Behavioral Pharmacology Research Unit, Johns Hopkins University School of Medicine, 5510 Nathan Shock Dr., Baltimore, MD, USA.
RTI International, Research Triangle Park, 3040 East Cornwallis Rd., NC, USA.
J Anal Toxicol. 2019 May 1;43(4):233-258. doi: 10.1093/jat/bky104.
Currently, an unprecedented number of individuals can legally access cannabis. Vaporization is increasingly popular as a method to self-administer cannabis, partly due to perception of reduced harm compared with smoking. Few controlled laboratory studies of cannabis have used vaporization as a delivery method or evaluated the acute effects of cannabis among infrequent cannabis users. This study compared the concentrations of cannabinoids in whole blood and oral fluid after administration of smoked and vaporized cannabis in healthy adults who were infrequent users of cannabis. Seventeen healthy adults, with no past-month cannabis use, self-administered smoked or vaporized cannabis containing Δ9-tetrahydrocannabinol (THC) doses of 0, 10 and 25 mg in six double-blind outpatient sessions. Whole blood and oral fluid specimens were obtained at baseline and for 8 h after cannabis administration. Cannabinoid concentrations were assessed with enzyme-linked immunosorbent assay (ELISA) and liquid chromatography-tandem mass spectrometry (LC-MS-MS) methods. Sensitivity, specificity and agreement between ELISA and LC-MS-MS results were assessed. Subjective, cognitive performance and cardiovascular effects were assessed. The highest concentrations of cannabinoids in both whole blood and oral fluid were typically observed at the first time point (+10 min) after drug administration. In blood, THC, 11-OH-THC, THCCOOH and THCCOOH-glucuronide concentrations were dose-dependent for both methods of administration, but higher following vaporization compared with smoking. THC was detected longer in oral fluid compared to blood and THCCOOH detection in oral fluid was rare and highly erratic. For whole blood, greater detection sensitivity for ELISA testing was observed in vaporized conditions. Conversely, for oral fluid, greater sensitivity was observed in smoked sessions. Blood and/or oral fluid cannabinoid concentrations were weakly to moderately correlated with pharmacodynamic outcomes. Cannabis pharmacokinetics vary by method of inhalation and biological matrix being tested. Vaporization appears to be a more efficient method of delivery compared with smoking.

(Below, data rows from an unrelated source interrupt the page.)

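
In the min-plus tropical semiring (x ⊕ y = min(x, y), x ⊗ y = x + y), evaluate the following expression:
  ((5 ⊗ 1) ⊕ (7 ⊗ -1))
((5 ⊗ 1) ⊕ (7 ⊗ -1)) = 6

Expand innermost to outermost. Recall ⊕ takes the minimum of its arguments and ⊗ takes their sum. Working out the expression ((5 ⊗ 1) ⊕ (7 ⊗ -1)) gives 6.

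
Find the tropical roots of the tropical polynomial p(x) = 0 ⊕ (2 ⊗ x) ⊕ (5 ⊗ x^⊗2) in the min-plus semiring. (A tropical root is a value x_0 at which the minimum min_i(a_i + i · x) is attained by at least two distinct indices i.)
Roots: {-3, -2}

Each tropical root is a break point of the lower envelope of the lines y = a_i + i · x (there are 3 lines, with slopes 0, 1, ..., 2). Only the lines that attain the minimum somewhere contribute to roots; other lines are dominated. Here the surviving (envelope) indices are i = 2, i = 1, i = 0.
Intersections between consecutive envelope lines give the roots: for adjacent envelope indices i < j the intersection is x = (a_i − a_j) / (j − i). Reading off the sorted break points: {-3, -2}.
Verification: at each break x_0, at least two indices attain the minimum of min_i(a_i + i · x_0).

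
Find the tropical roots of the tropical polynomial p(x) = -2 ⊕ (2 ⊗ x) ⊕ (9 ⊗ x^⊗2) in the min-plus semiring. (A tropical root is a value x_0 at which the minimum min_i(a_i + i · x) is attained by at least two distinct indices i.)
Roots: {-7, -4}

Each tropical root is a break point of the lower envelope of the lines y = a_i + i · x (there are 3 lines, with slopes 0, 1, ..., 2). Only the lines that attain the minimum somewhere contribute to roots; other lines are dominated. Here the surviving (envelope) indices are i = 2, i = 1, i = 0.
Intersections between consecutive envelope lines give the roots: for adjacent envelope indices i < j the intersection is x = (a_i − a_j) / (j − i). Reading off the sorted break points: {-7, -4}.
Verification: at each break x_0, at least two indices attain the minimum of min_i(a_i + i · x_0).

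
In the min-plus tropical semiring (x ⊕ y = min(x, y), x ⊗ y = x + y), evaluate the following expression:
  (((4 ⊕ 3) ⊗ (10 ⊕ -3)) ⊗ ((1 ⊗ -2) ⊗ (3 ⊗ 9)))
(((4 ⊕ 3) ⊗ (10 ⊕ -3)) ⊗ ((1 ⊗ -2) ⊗ (3 ⊗ 9))) = 11

Expand innermost to outermost. Recall ⊕ takes the minimum of its arguments and ⊗ takes their sum. Working out the expression (((4 ⊕ 3) ⊗ (10 ⊕ -3)) ⊗ ((1 ⊗ -2) ⊗ (3 ⊗ 9))) gives 11.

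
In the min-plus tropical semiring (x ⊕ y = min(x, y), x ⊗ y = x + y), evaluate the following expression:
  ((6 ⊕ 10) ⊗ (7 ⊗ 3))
((6 ⊕ 10) ⊗ (7 ⊗ 3)) = 16

Expand innermost to outermost. Recall ⊕ takes the minimum of its arguments and ⊗ takes their sum. Working out the expression ((6 ⊕ 10) ⊗ (7 ⊗ 3)) gives 16.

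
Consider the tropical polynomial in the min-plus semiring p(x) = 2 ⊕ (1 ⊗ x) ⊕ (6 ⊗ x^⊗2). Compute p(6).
p(6) = 2

A tropical monomial a ⊗ x^⊗i evaluates to a + i · x. Evaluating each term at x = 6:
  Term 0 contributes 2 + 0 · 6 = 2
  Term 1 contributes 1 + 1 · 6 = 7
  Term 2 contributes 6 + 2 · 6 = 18
p(6) = ⊕ of these = min[2, 7, 18] = 2.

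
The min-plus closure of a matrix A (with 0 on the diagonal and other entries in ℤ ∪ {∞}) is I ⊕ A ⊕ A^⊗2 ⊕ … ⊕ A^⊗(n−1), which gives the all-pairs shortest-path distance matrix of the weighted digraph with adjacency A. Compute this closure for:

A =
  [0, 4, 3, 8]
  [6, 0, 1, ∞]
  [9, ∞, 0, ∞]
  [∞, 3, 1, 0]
Closure =
  [0, 4, 3, 8]
  [6, 0, 1, 14]
  [9, 13, 0, 17]
  [9, 3, 1, 0]

This is the Floyd-Warshall all-pairs shortest-path computation. For each intermediate vertex k = 0, 1, …, 3, update dist[i][j] ← min(dist[i][j], dist[i][k] + dist[k][j]). The final matrix gives, for each (i, j), the minimum total weight of any directed path from i to j (possibly empty when i = j).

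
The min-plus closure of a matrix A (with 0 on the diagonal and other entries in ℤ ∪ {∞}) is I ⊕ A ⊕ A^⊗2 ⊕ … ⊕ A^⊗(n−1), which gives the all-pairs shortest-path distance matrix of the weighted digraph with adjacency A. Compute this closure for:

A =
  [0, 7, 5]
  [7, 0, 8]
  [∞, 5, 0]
Closure =
  [0, 7, 5]
  [7, 0, 8]
  [12, 5, 0]

This is the Floyd-Warshall all-pairs shortest-path computation. For each intermediate vertex k = 0, 1, …, 2, update dist[i][j] ← min(dist[i][j], dist[i][k] + dist[k][j]). The final matrix gives, for each (i, j), the minimum total weight of any directed path from i to j (possibly empty when i = j).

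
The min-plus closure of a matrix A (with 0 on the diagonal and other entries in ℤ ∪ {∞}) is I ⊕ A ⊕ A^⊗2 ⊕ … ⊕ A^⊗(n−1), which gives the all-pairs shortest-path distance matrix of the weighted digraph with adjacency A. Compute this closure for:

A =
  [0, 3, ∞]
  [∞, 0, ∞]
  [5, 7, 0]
Closure =
  [0, 3, ∞]
  [∞, 0, ∞]
  [5, 7, 0]

This is the Floyd-Warshall all-pairs shortest-path computation. For each intermediate vertex k = 0, 1, …, 2, update dist[i][j] ← min(dist[i][j], dist[i][k] + dist[k][j]). The final matrix gives, for each (i, j), the minimum total weight of any directed path from i to j (possibly empty when i = j).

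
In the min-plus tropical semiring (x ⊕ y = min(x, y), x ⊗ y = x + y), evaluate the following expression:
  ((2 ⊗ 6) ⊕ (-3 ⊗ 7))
((2 ⊗ 6) ⊕ (-3 ⊗ 7)) = 4

Expand innermost to outermost. Recall ⊕ takes the minimum of its arguments and ⊗ takes their sum. Working out the expression ((2 ⊗ 6) ⊕ (-3 ⊗ 7)) gives 4.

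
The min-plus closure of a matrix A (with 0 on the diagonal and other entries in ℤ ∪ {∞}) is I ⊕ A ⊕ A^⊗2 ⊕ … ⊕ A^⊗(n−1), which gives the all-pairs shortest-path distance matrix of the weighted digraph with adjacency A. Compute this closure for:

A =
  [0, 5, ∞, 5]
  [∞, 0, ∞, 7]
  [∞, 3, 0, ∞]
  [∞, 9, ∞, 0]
Closure =
  [0, 5, ∞, 5]
  [∞, 0, ∞, 7]
  [∞, 3, 0, 10]
  [∞, 9, ∞, 0]

This is the Floyd-Warshall all-pairs shortest-path computation. For each intermediate vertex k = 0, 1, …, 3, update dist[i][j] ← min(dist[i][j], dist[i][k] + dist[k][j]). The final matrix gives, for each (i, j), the minimum total weight of any directed path from i to j (possibly empty when i = j).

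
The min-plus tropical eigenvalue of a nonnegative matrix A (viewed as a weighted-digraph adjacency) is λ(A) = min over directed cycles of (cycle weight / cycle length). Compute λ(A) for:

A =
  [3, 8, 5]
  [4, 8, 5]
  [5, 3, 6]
λ(A) = 3

Enumerate directed cycles and compute their means (weight / length). Sample:
  cycle 0 → 0: weight = 3, length = 1, mean = 3/1 ≈ 3.000
  cycle 1 → 1: weight = 8, length = 1, mean = 8/1 ≈ 8.000
  cycle 2 → 2: weight = 6, length = 1, mean = 6/1 ≈ 6.000
  cycle 0 → 1 → 0: weight = 12, length = 2, mean = 12/2 ≈ 6.000
  cycle 0 → 2 → 0: weight = 10, length = 2, mean = 10/2 ≈ 5.000
  cycle 1 → 0 → 1: weight = 12, length = 2, mean = 12/2 ≈ 6.000
Minimum mean = 3.000, attained e.g. along the cycle 0 → 0 with weight 3 and length 1. So λ(A) = 3/1 = 3.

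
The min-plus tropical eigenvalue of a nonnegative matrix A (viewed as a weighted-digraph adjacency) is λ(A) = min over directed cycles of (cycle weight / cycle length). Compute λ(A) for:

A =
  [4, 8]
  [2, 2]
λ(A) = 2

Enumerate directed cycles and compute their means (weight / length). Sample:
  cycle 0 → 0: weight = 4, length = 1, mean = 4/1 ≈ 4.000
  cycle 1 → 1: weight = 2, length = 1, mean = 2/1 ≈ 2.000
  cycle 0 → 1 → 0: weight = 10, length = 2, mean = 10/2 ≈ 5.000
  cycle 1 → 0 → 1: weight = 10, length = 2, mean = 10/2 ≈ 5.000
Minimum mean = 2.000, attained e.g. along the cycle 1 → 1 with weight 2 and length 1. So λ(A) = 2/1 = 2.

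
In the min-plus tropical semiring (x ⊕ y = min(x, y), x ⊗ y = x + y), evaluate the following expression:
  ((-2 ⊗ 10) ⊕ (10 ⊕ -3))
((-2 ⊗ 10) ⊕ (10 ⊕ -3)) = -3

Expand innermost to outermost. Recall ⊕ takes the minimum of its arguments and ⊗ takes their sum. Working out the expression ((-2 ⊗ 10) ⊕ (10 ⊕ -3)) gives -3.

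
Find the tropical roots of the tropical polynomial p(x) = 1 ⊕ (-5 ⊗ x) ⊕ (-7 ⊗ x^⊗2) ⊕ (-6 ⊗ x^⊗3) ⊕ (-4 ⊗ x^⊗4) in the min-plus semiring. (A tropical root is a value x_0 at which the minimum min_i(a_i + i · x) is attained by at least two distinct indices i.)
Roots: {-2, -1, 2, 6}

Each tropical root is a break point of the lower envelope of the lines y = a_i + i · x (there are 5 lines, with slopes 0, 1, ..., 4). Only the lines that attain the minimum somewhere contribute to roots; other lines are dominated. Here the surviving (envelope) indices are i = 4, i = 3, i = 2, i = 1, i = 0.
Intersections between consecutive envelope lines give the roots: for adjacent envelope indices i < j the intersection is x = (a_i − a_j) / (j − i). Reading off the sorted break points: {-2, -1, 2, 6}.
Verification: at each break x_0, at least two indices attain the minimum of min_i(a_i + i · x_0).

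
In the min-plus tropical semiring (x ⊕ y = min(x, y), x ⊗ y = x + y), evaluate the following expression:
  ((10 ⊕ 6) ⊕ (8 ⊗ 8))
((10 ⊕ 6) ⊕ (8 ⊗ 8)) = 6

Expand innermost to outermost. Recall ⊕ takes the minimum of its arguments and ⊗ takes their sum. Working out the expression ((10 ⊕ 6) ⊕ (8 ⊗ 8)) gives 6.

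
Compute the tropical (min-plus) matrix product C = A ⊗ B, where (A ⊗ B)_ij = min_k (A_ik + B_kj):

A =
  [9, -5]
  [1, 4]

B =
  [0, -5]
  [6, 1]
A ⊗ B =
  [1, -4]
  [1, -4]

Apply the min-plus product entry-by-entry:
  C[0][0] = min over k of (A[0][0] + B[0][0] = 9 + 0 = 9, A[0][1] + B[1][0] = -5 + 6 = 1) = 1 (attained at k = 1)
  C[0][1] = min over k of (A[0][0] + B[0][1] = 9 + -5 = 4, A[0][1] + B[1][1] = -5 + 1 = -4) = -4 (attained at k = 1)
  C[1][0] = min over k of (A[1][0] + B[0][0] = 1 + 0 = 1, A[1][1] + B[1][0] = 4 + 6 = 10) = 1 (attained at k = 0)
  C[1][1] = min over k of (A[1][0] + B[0][1] = 1 + -5 = -4, A[1][1] + B[1][1] = 4 + 1 = 5) = -4 (attained at k = 0)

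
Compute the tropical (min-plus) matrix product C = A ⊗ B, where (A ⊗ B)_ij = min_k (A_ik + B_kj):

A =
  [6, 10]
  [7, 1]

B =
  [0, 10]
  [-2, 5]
A ⊗ B =
  [6, 15]
  [-1, 6]

Apply the min-plus product entry-by-entry:
  C[0][0] = min over k of (A[0][0] + B[0][0] = 6 + 0 = 6, A[0][1] + B[1][0] = 10 + -2 = 8) = 6 (attained at k = 0)
  C[0][1] = min over k of (A[0][0] + B[0][1] = 6 + 10 = 16, A[0][1] + B[1][1] = 10 + 5 = 15) = 15 (attained at k = 1)
  C[1][0] = min over k of (A[1][0] + B[0][0] = 7 + 0 = 7, A[1][1] + B[1][0] = 1 + -2 = -1) = -1 (attained at k = 1)
  C[1][1] = min over k of (A[1][0] + B[0][1] = 7 + 10 = 17, A[1][1] + B[1][1] = 1 + 5 = 6) = 6 (attained at k = 1)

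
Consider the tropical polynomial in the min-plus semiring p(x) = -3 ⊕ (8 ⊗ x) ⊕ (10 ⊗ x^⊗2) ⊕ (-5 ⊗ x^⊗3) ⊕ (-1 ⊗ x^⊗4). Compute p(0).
p(0) = -5

A tropical monomial a ⊗ x^⊗i evaluates to a + i · x. Evaluating each term at x = 0:
  Term 0 contributes -3 + 0 · 0 = -3
  Term 1 contributes 8 + 1 · 0 = 8
  Term 2 contributes 10 + 2 · 0 = 10
  Term 3 contributes -5 + 3 · 0 = -5
  Term 4 contributes -1 + 4 · 0 = -1
p(0) = ⊕ of these = min[-3, 8, 10, -5, -1] = -5.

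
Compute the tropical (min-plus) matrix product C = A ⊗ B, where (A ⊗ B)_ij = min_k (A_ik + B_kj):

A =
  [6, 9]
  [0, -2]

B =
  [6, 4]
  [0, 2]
A ⊗ B =
  [9, 10]
  [-2, 0]

Apply the min-plus product entry-by-entry:
  C[0][0] = min over k of (A[0][0] + B[0][0] = 6 + 6 = 12, A[0][1] + B[1][0] = 9 + 0 = 9) = 9 (attained at k = 1)
  C[0][1] = min over k of (A[0][0] + B[0][1] = 6 + 4 = 10, A[0][1] + B[1][1] = 9 + 2 = 11) = 10 (attained at k = 0)
  C[1][0] = min over k of (A[1][0] + B[0][0] = 0 + 6 = 6, A[1][1] + B[1][0] = -2 + 0 = -2) = -2 (attained at k = 1)
  C[1][1] = min over k of (A[1][0] + B[0][1] = 0 + 4 = 4, A[1][1] + B[1][1] = -2 + 2 = 0) = 0 (attained at k = 1)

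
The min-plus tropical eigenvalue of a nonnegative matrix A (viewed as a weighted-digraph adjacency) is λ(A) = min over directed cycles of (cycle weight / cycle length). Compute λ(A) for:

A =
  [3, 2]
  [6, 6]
λ(A) = 3

Enumerate directed cycles and compute their means (weight / length). Sample:
  cycle 0 → 0: weight = 3, length = 1, mean = 3/1 ≈ 3.000
  cycle 1 → 1: weight = 6, length = 1, mean = 6/1 ≈ 6.000
  cycle 0 → 1 → 0: weight = 8, length = 2, mean = 8/2 ≈ 4.000
  cycle 1 → 0 → 1: weight = 8, length = 2, mean = 8/2 ≈ 4.000
Minimum mean = 3.000, attained e.g. along the cycle 0 → 0 with weight 3 and length 1. So λ(A) = 3/1 = 3.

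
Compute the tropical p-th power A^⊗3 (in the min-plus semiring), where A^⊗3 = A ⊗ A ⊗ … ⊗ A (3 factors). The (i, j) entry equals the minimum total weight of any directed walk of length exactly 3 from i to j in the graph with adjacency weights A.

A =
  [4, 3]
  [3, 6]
A^⊗3 =
  [10, 9]
  [9, 10]

Each entry (A^⊗3)_ij equals the minimum over all length-3 walks i = v_0 → v_1 → … → v_3 = j of Σ_t A[v_t][v_{t+1}]. For example, for (i, j) = (0, 1) we minimise over 4 possible intermediate vertex sequences; the minimum is 9, attained along the walk 0 → 1 → 0 → 1.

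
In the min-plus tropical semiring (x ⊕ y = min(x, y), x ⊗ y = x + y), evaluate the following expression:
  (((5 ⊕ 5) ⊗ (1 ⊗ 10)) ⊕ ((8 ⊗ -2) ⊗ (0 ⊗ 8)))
(((5 ⊕ 5) ⊗ (1 ⊗ 10)) ⊕ ((8 ⊗ -2) ⊗ (0 ⊗ 8))) = 14

Expand innermost to outermost. Recall ⊕ takes the minimum of its arguments and ⊗ takes their sum. Working out the expression (((5 ⊕ 5) ⊗ (1 ⊗ 10)) ⊕ ((8 ⊗ -2) ⊗ (0 ⊗ 8))) gives 14.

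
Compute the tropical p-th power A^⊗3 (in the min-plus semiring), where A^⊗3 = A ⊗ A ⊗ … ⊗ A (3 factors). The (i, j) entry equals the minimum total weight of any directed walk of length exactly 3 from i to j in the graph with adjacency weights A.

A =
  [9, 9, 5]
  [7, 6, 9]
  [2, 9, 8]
A^⊗3 =
  [15, 16, 12]
  [14, 18, 16]
  [9, 16, 15]

Each entry (A^⊗3)_ij equals the minimum over all length-3 walks i = v_0 → v_1 → … → v_3 = j of Σ_t A[v_t][v_{t+1}]. For example, for (i, j) = (0, 2) we minimise over 9 possible intermediate vertex sequences; the minimum is 12, attained along the walk 0 → 2 → 0 → 2.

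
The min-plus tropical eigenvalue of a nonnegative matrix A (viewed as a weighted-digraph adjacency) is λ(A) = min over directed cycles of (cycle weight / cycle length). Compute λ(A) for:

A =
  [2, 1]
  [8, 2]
λ(A) = 2

Enumerate directed cycles and compute their means (weight / length). Sample:
  cycle 0 → 0: weight = 2, length = 1, mean = 2/1 ≈ 2.000
  cycle 1 → 1: weight = 2, length = 1, mean = 2/1 ≈ 2.000
  cycle 0 → 1 → 0: weight = 9, length = 2, mean = 9/2 ≈ 4.500
  cycle 1 → 0 → 1: weight = 9, length = 2, mean = 9/2 ≈ 4.500
Minimum mean = 2.000, attained e.g. along the cycle 0 → 0 with weight 2 and length 1. So λ(A) = 2/1 = 2.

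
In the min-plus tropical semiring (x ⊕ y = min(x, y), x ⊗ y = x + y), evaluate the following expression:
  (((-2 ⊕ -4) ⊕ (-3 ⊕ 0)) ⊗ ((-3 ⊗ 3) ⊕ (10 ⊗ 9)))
(((-2 ⊕ -4) ⊕ (-3 ⊕ 0)) ⊗ ((-3 ⊗ 3) ⊕ (10 ⊗ 9))) = -4

Expand innermost to outermost. Recall ⊕ takes the minimum of its arguments and ⊗ takes their sum. Working out the expression (((-2 ⊕ -4) ⊕ (-3 ⊕ 0)) ⊗ ((-3 ⊗ 3) ⊕ (10 ⊗ 9))) gives -4.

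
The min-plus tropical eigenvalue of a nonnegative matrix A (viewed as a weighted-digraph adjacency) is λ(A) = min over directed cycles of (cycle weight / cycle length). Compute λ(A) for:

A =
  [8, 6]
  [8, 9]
λ(A) = 7

Enumerate directed cycles and compute their means (weight / length). Sample:
  cycle 0 → 0: weight = 8, length = 1, mean = 8/1 ≈ 8.000
  cycle 1 → 1: weight = 9, length = 1, mean = 9/1 ≈ 9.000
  cycle 0 → 1 → 0: weight = 14, length = 2, mean = 14/2 ≈ 7.000
  cycle 1 → 0 → 1: weight = 14, length = 2, mean = 14/2 ≈ 7.000
Minimum mean = 7.000, attained e.g. along the cycle 0 → 1 → 0 with weight 14 and length 2. So λ(A) = 14/2 = 7.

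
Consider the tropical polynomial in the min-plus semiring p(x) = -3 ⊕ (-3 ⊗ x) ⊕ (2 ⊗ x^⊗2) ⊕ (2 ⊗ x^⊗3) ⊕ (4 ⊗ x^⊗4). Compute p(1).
p(1) = -3

A tropical monomial a ⊗ x^⊗i evaluates to a + i · x. Evaluating each term at x = 1:
  Term 0 contributes -3 + 0 · 1 = -3
  Term 1 contributes -3 + 1 · 1 = -2
  Term 2 contributes 2 + 2 · 1 = 4
  Term 3 contributes 2 + 3 · 1 = 5
  Term 4 contributes 4 + 4 · 1 = 8
p(1) = ⊕ of these = min[-3, -2, 4, 5, 8] = -3.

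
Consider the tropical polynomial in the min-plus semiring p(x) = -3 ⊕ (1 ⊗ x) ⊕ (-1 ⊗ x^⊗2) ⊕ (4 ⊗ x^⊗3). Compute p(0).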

目前,大量个体可以合法获得大麻。与吸烟相比,蒸气吸入作为一种自我给药的方法,由于其危害感知度降低,越来越受到欢迎。在很少使用大麻的人群中,用蒸气吸入作为给药方法的大麻控制实验室研究和评估大麻的急性效应都很少。本研究比较了健康的、很少使用大麻的成年人经蒸气吸入和吸烟给药后全血和口腔液中大麻素的浓度。17 名健康的、过去一个月没有使用大麻的成年人,在 6 次门诊双盲试验中,自行服用含有 Δ9-四氢大麻酚(THC)的蒸气吸入和吸烟大麻制剂,剂量为 0、10 和 25mg。在基线和给药后 8 小时采集全血和口腔液标本。用酶联免疫吸附测定(ELISA)和液相色谱-串联质谱(LC-MS-MS)方法评估大麻素浓度。评估了 ELISA 和 LC-MS-MS 结果之间的敏感性、特异性和一致性。评估了主观、认知表现和心血管效应。通常在给药后第一个时间点(+10 分钟)观察到全血和口腔液中所有大麻素的浓度最高。在血液中,THC、11-OH-THC、THCCOOH 和 THCCOOH-葡糖苷酸浓度在两种给药方式下均呈剂量依赖性,但蒸气吸入比吸烟时更高。与血液相比,在口腔液中检测到 THC 时间更长,并且 THCCOOH 在口腔液中的检测很少且高度不稳定。对于全血,在蒸气条件下,ELISA 检测的检测灵敏度更高。相反,在吸烟试验中,口腔液的检测灵敏度更高。血液和/或口腔液大麻素浓度与药效学结果呈弱至中度相关。大麻的药代动力学因吸入方法和所测试的生物基质而异。与吸烟相比,蒸气吸入似乎是一种更有效的给药方法。